Оба сравнения персонажей опять неожиданно «выскакивают» в результате смысловых и ассоциативных наслоений в сцене ссоры (Пульхерии Ивановны и Афанасия Ивановича, Тараса Бульбы с Андрием, упоминание черта и адских мук заставляет вспомнить образы «Вия»). Гоголь по-прежнему использует прием «случайного перетасовывания» контекстов, что создает условия для спонтанного перехода на новый виток сюжета.

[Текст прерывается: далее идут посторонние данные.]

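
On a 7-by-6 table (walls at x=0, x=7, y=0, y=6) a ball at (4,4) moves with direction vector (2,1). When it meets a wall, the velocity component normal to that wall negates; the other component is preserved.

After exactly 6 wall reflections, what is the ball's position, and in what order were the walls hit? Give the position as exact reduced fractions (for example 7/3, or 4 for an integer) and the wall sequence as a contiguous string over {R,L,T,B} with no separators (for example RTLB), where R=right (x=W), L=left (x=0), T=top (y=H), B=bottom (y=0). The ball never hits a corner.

Final position: (0,4)
Wall sequence: RTLBRL

1. t=3/2 → R at (7,11/2); v=(-2,1)
2. t=1/2 → T at (6,6); v=(-2,-1)
3. t=3 → L at (0,3); v=(2,-1)
4. t=3 → B at (6,0); v=(2,1)
5. t=1/2 → R at (7,1/2); v=(-2,1)
6. t=7/2 → L at (0,4); v=(2,1)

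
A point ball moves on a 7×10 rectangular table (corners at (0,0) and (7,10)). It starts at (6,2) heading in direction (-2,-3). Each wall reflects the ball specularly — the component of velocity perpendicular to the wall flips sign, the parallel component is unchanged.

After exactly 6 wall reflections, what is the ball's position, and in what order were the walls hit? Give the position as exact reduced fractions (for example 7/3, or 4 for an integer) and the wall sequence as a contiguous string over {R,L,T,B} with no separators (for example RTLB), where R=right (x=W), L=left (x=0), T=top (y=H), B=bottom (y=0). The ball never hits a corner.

Final position: (0,8)
Wall sequence: BLTRBL

1. t=2/3 → B at (14/3,0); v=(-2,3)
2. t=7/3 → L at (0,7); v=(2,3)
3. t=1 → T at (2,10); v=(2,-3)
4. t=5/2 → R at (7,5/2); v=(-2,-3)
5. t=5/6 → B at (16/3,0); v=(-2,3)
6. t=8/3 → L at (0,8); v=(2,3)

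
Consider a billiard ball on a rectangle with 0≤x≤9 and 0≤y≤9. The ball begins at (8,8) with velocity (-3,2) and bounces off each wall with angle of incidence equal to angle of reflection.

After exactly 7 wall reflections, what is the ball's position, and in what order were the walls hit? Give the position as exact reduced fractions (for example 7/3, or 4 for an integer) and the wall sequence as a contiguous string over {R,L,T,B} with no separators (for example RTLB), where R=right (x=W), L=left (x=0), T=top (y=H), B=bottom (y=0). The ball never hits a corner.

1. t=1/2 → T at (13/2,9); v=(-3,-2)
2. t=13/6 → L at (0,14/3); v=(3,-2)
3. t=7/3 → B at (7,0); v=(3,2)
4. t=2/3 → R at (9,4/3); v=(-3,2)
5. t=3 → L at (0,22/3); v=(3,2)
6. t=5/6 → T at (5/2,9); v=(3,-2)
7. t=13/6 → R at (9,14/3); v=(-3,-2)

Final position: (9,14/3)
Wall sequence: TLBRLTR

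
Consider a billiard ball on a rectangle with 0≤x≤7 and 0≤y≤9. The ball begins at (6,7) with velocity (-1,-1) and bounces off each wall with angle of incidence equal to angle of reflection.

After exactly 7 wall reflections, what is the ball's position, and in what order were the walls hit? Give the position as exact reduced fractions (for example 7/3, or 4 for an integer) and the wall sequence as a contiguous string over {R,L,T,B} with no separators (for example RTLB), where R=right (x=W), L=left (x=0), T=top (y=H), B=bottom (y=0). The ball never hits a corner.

1. t=6 → L at (0,1); v=(1,-1)
2. t=1 → B at (1,0); v=(1,1)
3. t=6 → R at (7,6); v=(-1,1)
4. t=3 → T at (4,9); v=(-1,-1)
5. t=4 → L at (0,5); v=(1,-1)
6. t=5 → B at (5,0); v=(1,1)
7. t=2 → R at (7,2); v=(-1,1)

Final position: (7,2)
Wall sequence: LBRTLBR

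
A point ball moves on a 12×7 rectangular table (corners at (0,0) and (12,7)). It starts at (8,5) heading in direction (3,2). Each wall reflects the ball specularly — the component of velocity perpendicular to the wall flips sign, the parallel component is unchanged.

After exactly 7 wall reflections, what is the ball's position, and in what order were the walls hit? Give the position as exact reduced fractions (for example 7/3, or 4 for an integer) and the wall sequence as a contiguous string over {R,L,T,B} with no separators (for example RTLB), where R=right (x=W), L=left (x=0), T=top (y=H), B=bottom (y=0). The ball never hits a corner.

1. t=1 → T at (11,7); v=(3,-2)
2. t=1/3 → R at (12,19/3); v=(-3,-2)
3. t=19/6 → B at (5/2,0); v=(-3,2)
4. t=5/6 → L at (0,5/3); v=(3,2)
5. t=8/3 → T at (8,7); v=(3,-2)
6. t=4/3 → R at (12,13/3); v=(-3,-2)
7. t=13/6 → B at (11/2,0); v=(-3,2)

Final position: (11/2,0)
Wall sequence: TRBLTRB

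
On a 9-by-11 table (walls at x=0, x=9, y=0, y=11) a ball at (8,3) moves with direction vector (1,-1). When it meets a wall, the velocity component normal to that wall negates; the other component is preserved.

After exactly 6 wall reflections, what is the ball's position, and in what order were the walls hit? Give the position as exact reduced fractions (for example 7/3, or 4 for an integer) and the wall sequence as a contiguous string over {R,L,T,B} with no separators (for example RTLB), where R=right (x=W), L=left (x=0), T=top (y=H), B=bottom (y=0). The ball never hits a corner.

Final position: (3,0)
Wall sequence: RBLTRB

1. t=1 → R at (9,2); v=(-1,-1)
2. t=2 → B at (7,0); v=(-1,1)
3. t=7 → L at (0,7); v=(1,1)
4. t=4 → T at (4,11); v=(1,-1)
5. t=5 → R at (9,6); v=(-1,-1)
6. t=6 → B at (3,0); v=(-1,1)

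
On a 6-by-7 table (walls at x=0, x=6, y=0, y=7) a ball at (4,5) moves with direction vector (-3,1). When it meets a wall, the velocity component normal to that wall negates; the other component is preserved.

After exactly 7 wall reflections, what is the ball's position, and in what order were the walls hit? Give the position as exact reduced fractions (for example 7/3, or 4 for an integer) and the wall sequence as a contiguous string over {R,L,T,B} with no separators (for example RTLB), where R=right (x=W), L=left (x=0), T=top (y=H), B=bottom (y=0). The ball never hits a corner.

Final position: (0,1/3)
Wall sequence: LTRLRBL

1. t=4/3 → L at (0,19/3); v=(3,1)
2. t=2/3 → T at (2,7); v=(3,-1)
3. t=4/3 → R at (6,17/3); v=(-3,-1)
4. t=2 → L at (0,11/3); v=(3,-1)
5. t=2 → R at (6,5/3); v=(-3,-1)
6. t=5/3 → B at (1,0); v=(-3,1)
7. t=1/3 → L at (0,1/3); v=(3,1)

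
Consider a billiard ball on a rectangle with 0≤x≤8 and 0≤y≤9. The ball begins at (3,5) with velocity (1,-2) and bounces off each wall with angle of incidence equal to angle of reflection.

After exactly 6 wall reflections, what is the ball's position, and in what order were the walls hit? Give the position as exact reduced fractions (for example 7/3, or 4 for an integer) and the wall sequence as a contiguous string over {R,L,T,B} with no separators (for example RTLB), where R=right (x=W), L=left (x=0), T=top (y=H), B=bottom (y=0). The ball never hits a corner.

Final position: (3,9)
Wall sequence: BRTBLT

1. t=5/2 → B at (11/2,0); v=(1,2)
2. t=5/2 → R at (8,5); v=(-1,2)
3. t=2 → T at (6,9); v=(-1,-2)
4. t=9/2 → B at (3/2,0); v=(-1,2)
5. t=3/2 → L at (0,3); v=(1,2)
6. t=3 → T at (3,9); v=(1,-2)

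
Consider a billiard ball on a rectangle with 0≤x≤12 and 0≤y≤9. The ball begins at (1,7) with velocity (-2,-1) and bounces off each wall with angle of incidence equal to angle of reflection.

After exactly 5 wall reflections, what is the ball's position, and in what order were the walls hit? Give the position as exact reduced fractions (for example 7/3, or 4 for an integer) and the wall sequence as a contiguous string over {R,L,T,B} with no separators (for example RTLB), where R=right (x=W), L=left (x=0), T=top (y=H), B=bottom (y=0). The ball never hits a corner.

Final position: (7,9)
Wall sequence: LRBLT

1. t=1/2 → L at (0,13/2); v=(2,-1)
2. t=6 → R at (12,1/2); v=(-2,-1)
3. t=1/2 → B at (11,0); v=(-2,1)
4. t=11/2 → L at (0,11/2); v=(2,1)
5. t=7/2 → T at (7,9); v=(2,-1)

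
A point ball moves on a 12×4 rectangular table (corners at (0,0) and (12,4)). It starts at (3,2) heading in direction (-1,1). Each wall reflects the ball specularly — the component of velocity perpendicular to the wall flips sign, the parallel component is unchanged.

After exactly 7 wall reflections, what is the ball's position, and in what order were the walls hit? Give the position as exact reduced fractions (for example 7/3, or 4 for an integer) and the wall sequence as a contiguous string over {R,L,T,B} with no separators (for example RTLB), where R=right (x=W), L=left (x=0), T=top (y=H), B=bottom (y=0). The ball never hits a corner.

Final position: (9,4)
Wall sequence: TLBTBRT

1. t=2 → T at (1,4); v=(-1,-1)
2. t=1 → L at (0,3); v=(1,-1)
3. t=3 → B at (3,0); v=(1,1)
4. t=4 → T at (7,4); v=(1,-1)
5. t=4 → B at (11,0); v=(1,1)
6. t=1 → R at (12,1); v=(-1,1)
7. t=3 → T at (9,4); v=(-1,-1)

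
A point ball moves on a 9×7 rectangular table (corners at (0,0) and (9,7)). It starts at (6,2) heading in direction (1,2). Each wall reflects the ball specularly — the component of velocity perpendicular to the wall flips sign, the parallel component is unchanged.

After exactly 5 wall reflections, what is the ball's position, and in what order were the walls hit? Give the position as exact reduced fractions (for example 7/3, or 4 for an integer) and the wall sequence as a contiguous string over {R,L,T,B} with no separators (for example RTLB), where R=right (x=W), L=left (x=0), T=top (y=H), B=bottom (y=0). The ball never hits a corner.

Final position: (0,2)
Wall sequence: TRBTL

1. t=5/2 → T at (17/2,7); v=(1,-2)
2. t=1/2 → R at (9,6); v=(-1,-2)
3. t=3 → B at (6,0); v=(-1,2)
4. t=7/2 → T at (5/2,7); v=(-1,-2)
5. t=5/2 → L at (0,2); v=(1,-2)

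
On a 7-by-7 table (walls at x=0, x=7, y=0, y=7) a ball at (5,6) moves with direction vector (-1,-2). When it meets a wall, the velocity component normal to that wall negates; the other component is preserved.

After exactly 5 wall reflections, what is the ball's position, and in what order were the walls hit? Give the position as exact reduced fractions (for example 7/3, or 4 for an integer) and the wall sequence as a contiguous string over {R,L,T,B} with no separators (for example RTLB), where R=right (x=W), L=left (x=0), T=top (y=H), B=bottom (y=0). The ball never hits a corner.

Final position: (7,4)
Wall sequence: BLTBR

1. t=3 → B at (2,0); v=(-1,2)
2. t=2 → L at (0,4); v=(1,2)
3. t=3/2 → T at (3/2,7); v=(1,-2)
4. t=7/2 → B at (5,0); v=(1,2)
5. t=2 → R at (7,4); v=(-1,2)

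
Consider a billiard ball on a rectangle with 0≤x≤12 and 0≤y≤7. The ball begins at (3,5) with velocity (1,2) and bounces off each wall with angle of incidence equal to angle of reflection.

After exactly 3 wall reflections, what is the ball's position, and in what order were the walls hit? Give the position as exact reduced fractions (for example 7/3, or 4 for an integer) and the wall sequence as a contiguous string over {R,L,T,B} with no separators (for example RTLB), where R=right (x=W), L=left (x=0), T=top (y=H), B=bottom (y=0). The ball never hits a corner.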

И вновь возникающая новая «карта», «окошко» отмечены драматической ассоциацией: своеобразной «немой сценой», «спектаклем великолепным», когда Иван Иванович в позе римского трибуна стоит перед голым Иваном Никифоровичем, разинувшей рот бабой и ковыряющимся в носу мальчишкой… Дальнейшее драматическое обострение сюжетного развития связано с приездом Агафьи Федосеевны. Ссора, готовая утихнуть уже к вечеру, получает новый источник. Агафья Федосеевна, похоже, любовница Ивана Никифоровича, но ведет себя как самовластная жена. Иван Никифорович «слушал ее, как ребенок». Более отдаленная ассоциация – с Агафьей Тихоновной (настигла сбежавшего Подколесина в его убежище?). И уже совсем скрытая ассоциация – с женской ипостасью мужской души, которая стремится «вместиться» в мир мужчины (сцена в церкви). Внешне она ничем не напоминает ни красавицу-панночку, ни старуху-ведьму. Но во многом осуществила то, к чему они стремились: проникла не только в дом к Ивану Никифоровичу («тогда она отбирала ключи и весь дом брала в свои руки» (1, II, с. 240)), но и получила влияние на его душу (как Пульхерия Ивановна). Ее шушуканье о злоумышлениях Ивана Ивановича приобретает скрытый оттенок колдовских нашептываний и достигает цели: «…сделала то, что Иван Никифорович и слышать не хотел об Иване Ивановиче» (1, II, с. 241).